User gets backbone with Gigabit Ethernet

It is the ultimate in bursty traffic: more than 100 servers containing tens of thousands of Web sites doing a daily backup to a storage array.

It used to take up to 16 hours each day for the process to trickle through the Fast Ethernet pipes at HiWay Technologies, a Web site hosting company. With plans to expand to up to 2000 servers, the provider needed something faster.

The company had an idea: build a separate infrastructure, identical to the existing one, dedicated to performing daily data backups. This plan would have required a second network card in every server to hook into a second Fast Ethernet backbone. HiWay also considered installing Fibre Channel, but that also would have required a separate network.

Instead, HiWay decided to replace the Fast Ethernet backbone network with Gigabit Ethernet and send backup traffic over the same lines as other data. The company didn't have to install additional cards in its servers, and at $US120,000, this approach cost one-third as much as setting up a separate network, says David Hartman, manager of network systems at HiWay.
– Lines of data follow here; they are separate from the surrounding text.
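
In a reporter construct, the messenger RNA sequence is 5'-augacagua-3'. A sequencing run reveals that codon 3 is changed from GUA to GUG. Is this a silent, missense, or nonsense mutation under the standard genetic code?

Position 9 falls in codon 3: GUA → Val.
After the substitution the codon is GUG → Val.
Both encode Val, so the change is synonymous.

silent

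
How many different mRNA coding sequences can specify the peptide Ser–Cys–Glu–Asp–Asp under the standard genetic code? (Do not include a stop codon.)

Ser: 6 codons.
Cys: 2 codons.
Glu: 2 codons.
Asp: 2 codons.
Asp: 2 codons.
6 × 2 × 2 × 2 × 2 = 96.

96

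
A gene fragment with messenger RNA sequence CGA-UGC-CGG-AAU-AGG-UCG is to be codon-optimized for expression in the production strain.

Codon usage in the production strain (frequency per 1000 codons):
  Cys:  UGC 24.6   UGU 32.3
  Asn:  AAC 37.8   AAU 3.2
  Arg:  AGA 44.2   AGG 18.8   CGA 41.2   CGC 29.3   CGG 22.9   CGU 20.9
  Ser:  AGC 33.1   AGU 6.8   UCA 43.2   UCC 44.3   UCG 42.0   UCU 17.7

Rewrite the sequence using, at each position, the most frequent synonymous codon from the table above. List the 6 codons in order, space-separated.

AGA UGU AGA AAC AGA UCC

Codon 1 (Arg): best is AGA at 44.2.
Codon 2 (Cys): best is UGU at 32.3.
Codon 3 (Arg): best is AGA at 44.2.
Codon 4 (Asn): best is AAC at 37.8.
Codon 5 (Arg): best is AGA at 44.2.
Codon 6 (Ser): best is UCC at 44.3.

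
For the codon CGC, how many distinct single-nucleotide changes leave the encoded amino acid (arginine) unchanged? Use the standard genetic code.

3

Position 1: none → 0 synonymous.
Position 2: none → 0 synonymous.
Position 3: CGU, CGA, CGG → 3 synonymous.
Total: 0 + 0 + 3 = 3.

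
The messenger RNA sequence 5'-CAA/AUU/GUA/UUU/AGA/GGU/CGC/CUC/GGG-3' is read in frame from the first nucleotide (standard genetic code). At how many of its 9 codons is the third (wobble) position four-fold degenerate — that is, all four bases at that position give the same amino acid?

Codon 1 CAA (Gln): third position 2-fold.
Codon 2 AUU (Ile): third position 3-fold.
Codon 3 GUA (Val): third position 4-fold.
Codon 4 UUU (Phe): third position 2-fold.
Codon 5 AGA (Arg): third position 2-fold.
Codon 6 GGU (Gly): third position 4-fold.
Codon 7 CGC (Arg): third position 4-fold.
Codon 8 CUC (Leu): third position 4-fold.
Codon 9 GGG (Gly): third position 4-fold.
Four-fold degenerate third positions: 5.

5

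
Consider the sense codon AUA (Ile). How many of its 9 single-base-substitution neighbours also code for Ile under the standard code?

Position 1: none → 0 synonymous.
Position 2: none → 0 synonymous.
Position 3: AUU, AUC → 2 synonymous.
Total: 0 + 0 + 2 = 2.

2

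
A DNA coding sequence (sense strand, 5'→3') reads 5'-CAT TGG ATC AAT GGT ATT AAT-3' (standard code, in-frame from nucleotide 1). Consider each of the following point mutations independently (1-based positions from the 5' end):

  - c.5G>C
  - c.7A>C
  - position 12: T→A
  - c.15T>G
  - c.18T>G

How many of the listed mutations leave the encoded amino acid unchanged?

1

Codon 2: TGG (Trp) → TCG (Ser) — missense.
Codon 3: ATC (Ile) → CTC (Leu) — missense.
Codon 4: AAT (Asn) → AAA (Lys) — missense.
Codon 5: GGT (Gly) → GGG (Gly) — synonymous.
Codon 6: ATT (Ile) → ATG (Met) — missense.
Synonymous: 1 of 5.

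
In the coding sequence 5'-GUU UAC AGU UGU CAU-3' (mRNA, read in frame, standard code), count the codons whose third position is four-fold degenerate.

1

Codon 1 GUU (Val): third position 4-fold.
Codon 2 UAC (Tyr): third position 2-fold.
Codon 3 AGU (Ser): third position 2-fold.
Codon 4 UGU (Cys): third position 2-fold.
Codon 5 CAU (His): third position 2-fold.
Four-fold degenerate third positions: 1.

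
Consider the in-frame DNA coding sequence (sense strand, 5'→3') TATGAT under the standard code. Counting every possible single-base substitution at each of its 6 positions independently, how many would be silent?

Codon 1 (TAT, Tyr): 1 synonymous substitution.
Codon 2 (GAT, Asp): 1 synonymous substitution.
Total: 1 + 1 = 2.

2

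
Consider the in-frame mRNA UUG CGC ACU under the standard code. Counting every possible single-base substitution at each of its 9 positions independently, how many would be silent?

8

Codon 1 (UUG, Leu): 2 synonymous substitutions.
Codon 2 (CGC, Arg): 3 synonymous substitutions.
Codon 3 (ACU, Thr): 3 synonymous substitutions.
Total: 2 + 3 + 3 = 8.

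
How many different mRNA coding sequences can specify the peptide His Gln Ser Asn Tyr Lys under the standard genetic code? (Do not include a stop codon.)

192

His: 2 codons.
Gln: 2 codons.
Ser: 6 codons.
Asn: 2 codons.
Tyr: 2 codons.
Lys: 2 codons.
2 × 2 × 6 × 2 × 2 × 2 = 192.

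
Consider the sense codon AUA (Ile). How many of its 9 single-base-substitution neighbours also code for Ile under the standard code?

2

Position 1: none → 0 synonymous.
Position 2: none → 0 synonymous.
Position 3: AUU, AUC → 2 synonymous.
Total: 0 + 0 + 2 = 2.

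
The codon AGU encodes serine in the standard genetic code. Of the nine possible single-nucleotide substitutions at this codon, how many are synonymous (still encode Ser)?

Position 1: none → 0 synonymous.
Position 2: none → 0 synonymous.
Position 3: AGC → 1 synonymous.
Total: 0 + 0 + 1 = 1.

1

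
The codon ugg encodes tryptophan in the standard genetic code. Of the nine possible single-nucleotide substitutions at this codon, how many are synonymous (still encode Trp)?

0

Position 1: none → 0 synonymous.
Position 2: none → 0 synonymous.
Position 3: none → 0 synonymous.
Total: 0 + 0 + 0 = 0.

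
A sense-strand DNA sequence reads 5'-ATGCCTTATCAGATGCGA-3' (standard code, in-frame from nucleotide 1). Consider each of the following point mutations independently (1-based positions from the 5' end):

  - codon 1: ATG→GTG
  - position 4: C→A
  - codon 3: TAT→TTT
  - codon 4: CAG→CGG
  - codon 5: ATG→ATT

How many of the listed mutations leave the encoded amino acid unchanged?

Codon 1: ATG (Met) → GTG (Val) — missense.
Codon 2: CCT (Pro) → ACT (Thr) — missense.
Codon 3: TAT (Tyr) → TTT (Phe) — missense.
Codon 4: CAG (Gln) → CGG (Arg) — missense.
Codon 5: ATG (Met) → ATT (Ile) — missense.
Synonymous: 0 of 5.

0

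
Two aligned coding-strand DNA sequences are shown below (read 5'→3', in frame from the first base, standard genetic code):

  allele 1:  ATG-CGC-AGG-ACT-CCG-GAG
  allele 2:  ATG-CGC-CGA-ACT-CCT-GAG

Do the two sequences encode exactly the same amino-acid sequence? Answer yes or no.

Codon 1: ATG Met / ATG Met — identical.
Codon 2: CGC Arg / CGC Arg — identical.
Codon 3: AGG Arg / CGA Arg — synonymous.
Codon 4: ACT Thr / ACT Thr — identical.
Codon 5: CCG Pro / CCT Pro — synonymous.
Codon 6: GAG Glu / GAG Glu — identical.
Nonsynonymous differences: 0 → same protein.

yes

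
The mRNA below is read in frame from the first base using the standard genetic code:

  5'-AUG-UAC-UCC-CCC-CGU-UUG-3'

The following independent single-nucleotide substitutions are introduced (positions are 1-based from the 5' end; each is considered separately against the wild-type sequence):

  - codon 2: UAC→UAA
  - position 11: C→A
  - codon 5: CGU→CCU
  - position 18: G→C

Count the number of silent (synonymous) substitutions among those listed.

0

Codon 2: UAC (Tyr) → UAA (Stop) — nonsense.
Codon 4: CCC (Pro) → CAC (His) — missense.
Codon 5: CGU (Arg) → CCU (Pro) — missense.
Codon 6: UUG (Leu) → UUC (Phe) — missense.
Synonymous: 0 of 4.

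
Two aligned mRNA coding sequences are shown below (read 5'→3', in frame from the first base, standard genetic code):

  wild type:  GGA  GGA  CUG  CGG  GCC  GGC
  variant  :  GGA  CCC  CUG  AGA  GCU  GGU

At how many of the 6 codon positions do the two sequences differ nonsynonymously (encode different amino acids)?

1

Codon 1: GGA Gly / GGA Gly — identical.
Codon 2: GGA Gly / CCC Pro — nonsynonymous.
Codon 3: CUG Leu / CUG Leu — identical.
Codon 4: CGG Arg / AGA Arg — synonymous.
Codon 5: GCC Ala / GCU Ala — synonymous.
Codon 6: GGC Gly / GGU Gly — synonymous.
Nonsynonymous differences: 1.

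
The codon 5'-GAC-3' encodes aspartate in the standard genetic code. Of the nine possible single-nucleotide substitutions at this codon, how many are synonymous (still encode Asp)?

1

Position 1: none → 0 synonymous.
Position 2: none → 0 synonymous.
Position 3: GAT → 1 synonymous.
Total: 0 + 0 + 1 = 1.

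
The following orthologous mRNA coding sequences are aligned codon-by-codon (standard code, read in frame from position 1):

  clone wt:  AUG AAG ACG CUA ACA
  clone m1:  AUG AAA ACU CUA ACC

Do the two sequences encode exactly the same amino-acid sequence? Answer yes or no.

Codon 1: AUG Met / AUG Met — identical.
Codon 2: AAG Lys / AAA Lys — synonymous.
Codon 3: ACG Thr / ACU Thr — synonymous.
Codon 4: CUA Leu / CUA Leu — identical.
Codon 5: ACA Thr / ACC Thr — synonymous.
Nonsynonymous differences: 0 → same protein.

yes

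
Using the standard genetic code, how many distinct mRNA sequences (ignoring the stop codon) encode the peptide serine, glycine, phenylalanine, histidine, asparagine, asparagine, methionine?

Ser: 6 codons.
Gly: 4 codons.
Phe: 2 codons.
His: 2 codons.
Asn: 2 codons.
Asn: 2 codons.
Met: 1 codon.
6 × 4 × 2 × 2 × 2 × 2 × 1 = 384.

384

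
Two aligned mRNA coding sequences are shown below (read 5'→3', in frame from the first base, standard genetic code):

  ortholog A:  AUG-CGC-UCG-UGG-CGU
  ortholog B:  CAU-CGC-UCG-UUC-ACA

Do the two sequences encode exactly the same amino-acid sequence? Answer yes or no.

no

Codon 1: AUG Met / CAU His — nonsynonymous.
Codon 2: CGC Arg / CGC Arg — identical.
Codon 3: UCG Ser / UCG Ser — identical.
Codon 4: UGG Trp / UUC Phe — nonsynonymous.
Codon 5: CGU Arg / ACA Thr — nonsynonymous.
Nonsynonymous differences: 3 → different protein.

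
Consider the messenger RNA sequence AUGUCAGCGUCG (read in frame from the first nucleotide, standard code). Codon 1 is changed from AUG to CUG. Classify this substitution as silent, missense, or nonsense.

missense

Position 1 falls in codon 1: AUG → Met.
After the substitution the codon is CUG → Leu.
Met ≠ Leu, so this is a missense mutation.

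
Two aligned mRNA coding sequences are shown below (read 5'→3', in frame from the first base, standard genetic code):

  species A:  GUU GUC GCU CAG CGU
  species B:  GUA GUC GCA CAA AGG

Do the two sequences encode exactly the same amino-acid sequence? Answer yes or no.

yes

Codon 1: GUU Val / GUA Val — synonymous.
Codon 2: GUC Val / GUC Val — identical.
Codon 3: GCU Ala / GCA Ala — synonymous.
Codon 4: CAG Gln / CAA Gln — synonymous.
Codon 5: CGU Arg / AGG Arg — synonymous.
Nonsynonymous differences: 0 → same protein.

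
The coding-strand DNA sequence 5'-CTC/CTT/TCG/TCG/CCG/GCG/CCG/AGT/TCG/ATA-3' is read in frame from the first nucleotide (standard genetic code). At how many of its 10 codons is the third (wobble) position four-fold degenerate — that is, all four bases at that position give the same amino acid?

8

Codon 1 CTC (Leu): third position 4-fold.
Codon 2 CTT (Leu): third position 4-fold.
Codon 3 TCG (Ser): third position 4-fold.
Codon 4 TCG (Ser): third position 4-fold.
Codon 5 CCG (Pro): third position 4-fold.
Codon 6 GCG (Ala): third position 4-fold.
Codon 7 CCG (Pro): third position 4-fold.
Codon 8 AGT (Ser): third position 2-fold.
Codon 9 TCG (Ser): third position 4-fold.
Codon 10 ATA (Ile): third position 3-fold.
Four-fold degenerate third positions: 8.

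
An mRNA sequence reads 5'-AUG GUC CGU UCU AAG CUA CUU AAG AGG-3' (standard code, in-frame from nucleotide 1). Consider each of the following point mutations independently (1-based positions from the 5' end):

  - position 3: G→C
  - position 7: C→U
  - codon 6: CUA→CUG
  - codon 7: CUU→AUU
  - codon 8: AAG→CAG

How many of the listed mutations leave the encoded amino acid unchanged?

Codon 1: AUG (Met) → AUC (Ile) — missense.
Codon 3: CGU (Arg) → UGU (Cys) — missense.
Codon 6: CUA (Leu) → CUG (Leu) — synonymous.
Codon 7: CUU (Leu) → AUU (Ile) — missense.
Codon 8: AAG (Lys) → CAG (Gln) — missense.
Synonymous: 1 of 5.

1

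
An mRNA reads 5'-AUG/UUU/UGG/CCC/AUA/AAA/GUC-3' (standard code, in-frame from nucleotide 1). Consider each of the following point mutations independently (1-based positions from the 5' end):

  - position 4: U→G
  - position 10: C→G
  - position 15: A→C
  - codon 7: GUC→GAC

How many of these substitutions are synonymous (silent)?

Codon 2: UUU (Phe) → GUU (Val) — missense.
Codon 4: CCC (Pro) → GCC (Ala) — missense.
Codon 5: AUA (Ile) → AUC (Ile) — synonymous.
Codon 7: GUC (Val) → GAC (Asp) — missense.
Synonymous: 1 of 4.

1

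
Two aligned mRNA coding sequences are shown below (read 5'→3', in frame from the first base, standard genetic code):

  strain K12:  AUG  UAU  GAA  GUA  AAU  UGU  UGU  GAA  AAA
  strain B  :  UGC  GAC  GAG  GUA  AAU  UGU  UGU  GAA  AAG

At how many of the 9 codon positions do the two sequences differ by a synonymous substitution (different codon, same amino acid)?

Codon 1: AUG Met / UGC Cys — nonsynonymous.
Codon 2: UAU Tyr / GAC Asp — nonsynonymous.
Codon 3: GAA Glu / GAG Glu — synonymous.
Codon 4: GUA Val / GUA Val — identical.
Codon 5: AAU Asn / AAU Asn — identical.
Codon 6: UGU Cys / UGU Cys — identical.
Codon 7: UGU Cys / UGU Cys — identical.
Codon 8: GAA Glu / GAA Glu — identical.
Codon 9: AAA Lys / AAG Lys — synonymous.
Synonymous differences: 2.

2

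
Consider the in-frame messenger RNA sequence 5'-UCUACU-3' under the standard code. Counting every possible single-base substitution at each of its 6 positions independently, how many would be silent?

Codon 1 (UCU, Ser): 3 synonymous substitutions.
Codon 2 (ACU, Thr): 3 synonymous substitutions.
Total: 3 + 3 = 6.

6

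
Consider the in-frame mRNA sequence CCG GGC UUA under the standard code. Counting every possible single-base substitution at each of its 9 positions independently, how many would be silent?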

Last June, the company installed a Gigabit Ethernet backbone anchored by a pair of Foundry Networks' BigIron 4000 switches. A handful of Foundry FastIron switches link to the backbone and connect the servers through their 24 Fast Ethernet ports. Because these connections don't use Gigabit Ethernet, HiWay didn't have to upgrade the cards in the servers.

It now takes four to six hours to back up the company's 125 servers. That's still too long, Hartman says, but the bottleneck isn't the network.

The problem is the server that manages backups, a Silicon Graphics Origin 2000 machine connected to the backbone via a Gigabit Ethernet card. "We got rid of the network problem and pushed it to the CPU on the Origin 2000," Hartman says.

The server moves at a speed of only about 300Mbits per second, and Hartman is looking for Silicon Graphics to get that rate increased to about 750Mbit/sec by tweaking the network card and improving the speed of its server. Hartman's goal is to back up all the servers in just a couple of hours.

Backups are really the only reason HiWay chose Gigabit Ethernet. Without the bursts caused by the high-volume backups, less than 10 per cent of the backbone is used, Hartman says. Because the company hosts Web sites, most of the traffic is outbound to the Internet.

"The traffic in and out of the Internet doesn't warrant Gigabit Ethernet," Hartman says. At peak times, the traffic level reaches only about 70Mbit/sec through HiWay's three T-3 lines to ISPs. But installing Gigabit Ethernet gives the company some headroom for at least the next three years, Hartman estimates.

Right now, HiWay doesn't use any of the Layer 3 functions of its BigIron switches. But one reason the company chose Foundry equipment is that it supports Open Shortest Path First (OSPF) routing. OSPF is a routing protocol that can adapt quickly to network changes.

Today, HiWay manually sets up static routes to its servers via the Cisco 7505 routers it uses to connect to the Internet. But that will change. Using OSPF, the servers will be automatically discovered, reducing the administrative burden of manually defining them, Hartman says. This will be critical as the company adds hundreds of new servers.

HiWay also plans to use Virtual Router Redundancy Protocol, a standard that defines how a backup router can automatically take over when another router fails. This way, if HiWay loses one of its two Layer 3 switches, the second can pick up the slack.

But the company hasn't had much trouble with outages. In fact, of the switches it uses, only one port on one of the switches has failed.

"That's unbelievable as far as I'm concerned," Hartman says.